Réussir son KYC sans adresse fixe

Le KYC n'est pas une enquête. C'est une liste de cases qu'un analyste conformité doit cocher en moins de dix minutes, et chaque « non » sur cette liste lui coûte une seconde revue. Votre travail consiste à lui remettre un dossier où chaque case est déjà cochée. Ce guide est ce que nous envoyons avant une première ouverture à distance.

Ce dont l'analyste a réellement besoin

Toute ouverture de compte, partout, se ramène à quatre questions :

  1. Qui êtes-vous ? Une pièce d'identité officielle avec photo, non expirée, dont le nom correspond lettre pour lettre à tout ce que vous fournissez.
  2. Où vivez-vous ? Un document qui relie votre nom à une adresse physique, émis par un tiers, récent (moins de trois mois en général).
  3. D'où vient l'argent ? Une histoire plausible, appuyée par un ou deux documents, pour l'origine des fonds que vous allez déposer.
  4. Êtes-vous un risque ? Listes de sanctions, personnes politiquement exposées, presse défavorable. Vous ne contrôlez pas ce point, donc rendez les trois autres irréprochables.

Le problème de l'adresse, résolu par ordre de solidité

Si vous n'avez ni bail ni facture d'énergie à votre nom, descendez cette liste. Arrêtez-vous au premier document que vous pouvez produire.

  • Un relevé bancaire ou de carte d'une institution que vous détenez déjà, montrant votre nom et une adresse. La plupart des équipes acceptent un relevé d'une autre institution régulée, même une néobanque. C'est l'option la plus forte, car elle répond aussi à la question 3.
  • Un certificat de résidence fiscale ou un avis d'imposition du pays où vous avez déclaré pour la dernière fois. Vieux jeu, lourd, et les analystes adorent.
  • Un titre de séjour ou un certificat d'enregistrement (l'Anmeldung en Allemagne, l'empadronamiento en Espagne, la carte de résident en Géorgie ou aux Émirats). Tout ce qu'un État a émis avec une adresse dessus.
  • Un courrier administratif : sécurité sociale, retraite, convocation, amende. L'analyste se moque que la nouvelle soit bonne.
  • Une facture d'abonnement mobile à votre nom. Le prépayé ne compte pas.
  • Une attestation de résidence notariée ou une lettre du propriétaire avec copie de sa pièce d'identité et du bail. Dernier recours, uniquement pour les institutions qui déclarent l'accepter.
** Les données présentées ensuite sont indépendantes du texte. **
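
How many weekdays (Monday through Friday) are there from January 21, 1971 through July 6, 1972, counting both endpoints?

January 21, 1971 is a Thursday.
The range spans 533 days (inclusive of both endpoints).
533 = 7 × 76 + 1, so there are 76 full weeks plus 1 extra day.
Each full week contributes 5 weekdays (Mon–Fri): 76 × 5 = 380.
The 1 extra day is Thursday — 1 of them qualifies.
Total: 380 + 1 = 381.

381 weekdays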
Un abonnement de coworking, une facture d'hôtel, un reçu Airbnb ou une adresse de réexpédition de courrier ne passent jamais. Ne gaspillez pas un cycle de revue pour le vérifier.

Préparer le dossier

  • Scannez à plat, en couleur, tous les bords visibles, sans doigts. Une photo prise sur une table avec la lampe éteinte est rejetée par le contrôle automatique avant qu'un humain ne la voie.
  • Utilisez partout le nom exact de votre passeport. Un deuxième prénom présent sur la pièce mais absent du relevé est la première cause de rejet pour « documents non concordants ».
  • Si votre justificatif d'adresse est dans une langue que l'institution ne lit pas, joignez une traduction simple en seconde page. Ne modifiez pas l'original.
  • Gardez tout dans un dossier, nommé par usage : id-passeport.pdf, adresse-releve.pdf, fonds-bulletins.pdf. Vous aurez besoin des quatre mêmes fichiers pour les cinq comptes suivants.

L'appel vidéo

Beaucoup d'ouvertures à distance se terminent par un court appel. Ce n'est pas un entretien, c'est un contrôle de présence plus deux ou trois questions pour vérifier que votre histoire correspond au dossier. Soyez dans une pièce calme, seul, la pièce d'identité physique en main. Répondez à la question sur l'origine des fonds en une phrase, puis taisez-vous.

En cas de refus

Un refus sans motif est presque toujours le contrôle automatique des documents, pas une décision humaine. Renvoyez un meilleur scan avant de faire appel. Si un humain a refusé, demandez quel élément a échoué ; la plupart des institutions le disent, et c'est presque toujours le justificatif d'adresse. Corrigez ce seul élément et redéposez après trente jours.